Maybe the people who wrote it should have been sitting on a piece of canvas in the jungle, not in some air-conditioned wood-paneled boardroom in glass high rise.
Wait a sec. Just who did write this Guideline, anyway?
The Guideline was crafted by a “broadly based group” uncluding health professionals from “diverse disciplines,” representatives of non-governmental organizations, and also some PWDs (!). The introduction to the Guidelines tells us the group was global in scope, including folks from “countries in very different states of economic development.”
The members came from the UK, USA, Argentina, Australia, Belgium, Colombia, Cameroon, Denmark, India, Italy, Switzerland, Tanzania, and The Netherlands.
UK and USA members dominate the list.
But according to a WHO-funded study published in The Lancet, Oceania had the largest rise in diabetes prevalence, closely followed by Asia, Latin American, the Caribbean, North Africa, and the Middle East. All parts of the globe rather poorly represented (if at all) on the committee that developed the Guidelines.
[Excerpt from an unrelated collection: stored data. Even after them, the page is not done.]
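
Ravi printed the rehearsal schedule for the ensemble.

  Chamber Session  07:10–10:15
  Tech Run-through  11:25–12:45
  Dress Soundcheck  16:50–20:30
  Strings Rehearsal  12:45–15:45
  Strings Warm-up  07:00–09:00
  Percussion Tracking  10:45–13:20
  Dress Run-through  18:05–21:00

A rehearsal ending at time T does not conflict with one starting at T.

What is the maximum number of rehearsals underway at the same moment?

Sort all start/end points and keep a running count:
07:00 start Strings Warm-up → 1
07:10 start Chamber Session → 2
09:00 end Strings Warm-up → 1
10:15 end Chamber Session → 0
10:45 start Percussion Tracking → 1
11:25 start Tech Run-through → 2
12:45 end Tech Run-through → 1
12:45 start Strings Rehearsal → 2
13:20 end Percussion Tracking → 1
15:45 end Strings Rehearsal → 0
16:50 start Dress Soundcheck → 1
18:05 start Dress Run-through → 2
20:30 end Dress Soundcheck → 1
21:00 end Dress Run-through → 0
Peak is 2, at 07:10 (Chamber Session, Strings Warm-up).

2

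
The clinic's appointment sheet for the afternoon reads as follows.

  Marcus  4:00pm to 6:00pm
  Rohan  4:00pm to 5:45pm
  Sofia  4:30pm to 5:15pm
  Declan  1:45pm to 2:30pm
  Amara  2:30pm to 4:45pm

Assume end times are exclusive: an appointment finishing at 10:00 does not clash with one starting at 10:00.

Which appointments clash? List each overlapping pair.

Sorted by start: Declan, Amara, Marcus, Rohan, Sofia.
Amara starts exactly when Declan ends (back-to-back, no overlap), so Declan has no further overlaps.
Marcus starts before Amara ends → Amara and Marcus overlap.
Rohan starts before Amara ends → Amara and Rohan overlap.
Sofia starts before Amara ends → Amara and Sofia overlap.
Rohan starts before Marcus ends → Marcus and Rohan overlap.
Sofia starts before Marcus ends → Marcus and Sofia overlap.
Sofia starts before Rohan ends → Rohan and Sofia overlap.

Amara & Marcus, Amara & Rohan, Amara & Sofia, Marcus & Rohan, Marcus & Sofia, Rohan & Sofia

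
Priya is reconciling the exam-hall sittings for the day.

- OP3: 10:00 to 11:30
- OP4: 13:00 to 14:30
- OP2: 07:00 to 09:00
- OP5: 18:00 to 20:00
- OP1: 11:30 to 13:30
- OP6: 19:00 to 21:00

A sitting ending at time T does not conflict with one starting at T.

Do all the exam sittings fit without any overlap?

No

Sorted by start: OP2, OP3, OP1, OP4, OP5, OP6.
OP3 starts after OP2 ends, so nothing later overlaps OP2 either.
OP1 starts exactly when OP3 ends (back-to-back, no overlap), so nothing later overlaps OP3 either.
OP4 starts before OP1 ends → OP1 and OP4 overlap.
That's a conflict, so the schedule is not conflict-free.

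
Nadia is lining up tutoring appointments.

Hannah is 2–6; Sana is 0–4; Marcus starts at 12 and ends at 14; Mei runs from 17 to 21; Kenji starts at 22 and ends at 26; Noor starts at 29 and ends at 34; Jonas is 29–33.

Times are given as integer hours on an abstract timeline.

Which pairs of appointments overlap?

Two intervals overlap when each starts before the other ends.
Sorted by start: Sana, Hannah, Marcus, Mei, Kenji, Noor, Jonas.
Hannah starts before Sana ends → Sana and Hannah overlap.
Marcus starts after Sana ends, so nothing later overlaps Sana either.
Marcus starts after Hannah ends, so nothing later overlaps Hannah either.
Mei starts after Marcus ends, so nothing later overlaps Marcus either.
Kenji starts after Mei ends, so nothing later overlaps Mei either.
Noor starts after Kenji ends, so nothing later overlaps Kenji either.
Jonas starts before Noor ends → Noor and Jonas overlap.

Hannah & Sana, Jonas & Noor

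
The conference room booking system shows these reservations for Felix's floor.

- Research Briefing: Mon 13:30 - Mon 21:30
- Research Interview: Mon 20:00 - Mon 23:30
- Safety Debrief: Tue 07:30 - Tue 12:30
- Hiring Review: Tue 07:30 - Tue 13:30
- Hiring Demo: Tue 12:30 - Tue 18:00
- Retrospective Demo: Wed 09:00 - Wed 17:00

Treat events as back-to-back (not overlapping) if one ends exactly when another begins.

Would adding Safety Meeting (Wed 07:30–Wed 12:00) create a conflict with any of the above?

Research Briefing: ends Mon 21:30 at or before Safety Meeting starts Wed 07:30 → clear.
Research Interview: ends Mon 23:30 at or before Safety Meeting starts Wed 07:30 → clear.
Safety Debrief: ends Tue 12:30 at or before Safety Meeting starts Wed 07:30 → clear.
Hiring Review: ends Tue 13:30 at or before Safety Meeting starts Wed 07:30 → clear.
Hiring Demo: ends Tue 18:00 at or before Safety Meeting starts Wed 07:30 → clear.
Retrospective Demo: starts Wed 09:00 before Safety Meeting ends Wed 12:00, and ends Wed 17:00 after Safety Meeting starts Wed 07:30 → overlap.
Safety Meeting overlaps Retrospective Demo.

Yes — it overlaps Retrospective Demo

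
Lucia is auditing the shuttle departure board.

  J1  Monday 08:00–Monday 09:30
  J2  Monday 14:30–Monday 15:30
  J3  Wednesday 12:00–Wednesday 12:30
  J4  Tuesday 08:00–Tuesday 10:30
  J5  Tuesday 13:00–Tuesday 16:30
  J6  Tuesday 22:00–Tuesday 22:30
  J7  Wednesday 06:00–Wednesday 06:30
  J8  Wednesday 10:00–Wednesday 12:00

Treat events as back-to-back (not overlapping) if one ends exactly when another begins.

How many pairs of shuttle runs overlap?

0

Check each pair: they overlap iff neither finishes before the other starts.
Sorted by start: J1, J2, J4, J5, J6, J7, J8, J3.
J2 starts after J1 ends — done with J1.
J4 starts after J2 ends — done with J2.
J5 starts after J4 ends — done with J4.
J6 starts after J5 ends — done with J5.
J7 starts after J6 ends — done with J6.
J8 starts after J7 ends — done with J7.
J3 starts exactly when J8 ends (back-to-back, no overlap).
No pair overlaps.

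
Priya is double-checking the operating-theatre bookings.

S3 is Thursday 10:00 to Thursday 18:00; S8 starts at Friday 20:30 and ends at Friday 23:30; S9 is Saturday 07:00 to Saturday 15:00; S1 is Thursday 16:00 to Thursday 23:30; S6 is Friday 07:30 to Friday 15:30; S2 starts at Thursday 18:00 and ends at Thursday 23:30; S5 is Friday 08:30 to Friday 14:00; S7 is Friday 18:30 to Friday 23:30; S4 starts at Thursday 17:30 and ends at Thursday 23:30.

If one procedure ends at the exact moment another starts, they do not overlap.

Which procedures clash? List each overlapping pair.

S1 & S2, S1 & S3, S1 & S4, S2 & S4, S3 & S4, S5 & S6, S7 & S8

Check each pair: they overlap iff neither finishes before the other starts.
Sorted by start: S3, S1, S4, S2, S6, S5, S7, S8, S9.
S1 starts before S3 ends → S3 and S1 overlap.
S4 starts before S3 ends → S3 and S4 overlap.
S2 starts exactly when S3 ends (back-to-back, no overlap), so nothing later overlaps S3 either.
S4 starts before S1 ends → S1 and S4 overlap.
S2 starts before S1 ends → S1 and S2 overlap.
S6 starts after S1 ends, so nothing later overlaps S1 either.
S2 starts before S4 ends → S4 and S2 overlap.
S6 starts after S4 ends, so nothing later overlaps S4 either.
S6 starts after S2 ends, so nothing later overlaps S2 either.
S5 starts before S6 ends → S6 and S5 overlap.
S7 starts after S6 ends, so nothing later overlaps S6 either.
S7 starts after S5 ends, so nothing later overlaps S5 either.
S8 starts before S7 ends → S7 and S8 overlap.
S9 starts after S7 ends.
S9 starts after S8 ends.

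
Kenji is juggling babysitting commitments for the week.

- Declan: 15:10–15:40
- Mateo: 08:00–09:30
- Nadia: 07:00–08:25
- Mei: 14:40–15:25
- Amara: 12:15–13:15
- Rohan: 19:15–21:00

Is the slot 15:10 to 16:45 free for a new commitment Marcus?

No — it overlaps Declan, Mei

Nadia: ends 08:25 at or before Marcus starts 15:10 → clear.
Mateo: ends 09:30 at or before Marcus starts 15:10 → clear.
Amara: ends 13:15 at or before Marcus starts 15:10 → clear.
Mei: starts 14:40 before Marcus ends 16:45, and ends 15:25 after Marcus starts 15:10 → overlap.
Declan: starts 15:10 before Marcus ends 16:45, and ends 15:40 after Marcus starts 15:10 → overlap.
Rohan: starts 19:15 at or after Marcus ends 16:45 → clear.
Marcus overlaps Declan, Mei.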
You can see for yourself what parts of the world have the lowest and highest fasting glucose rates globally here. Cambodia seems to be doing something right, while the Marshall Islands seem to have a problem. If I were working on the Guidelines, I would have invited someone from each place to the table. And an analysis of the growing global diabetes epidemic published in the journal Diabetes Care predicts the greatest relative increases in diabetes will be in the Middle Eastern Crescent. Again, missing from the table.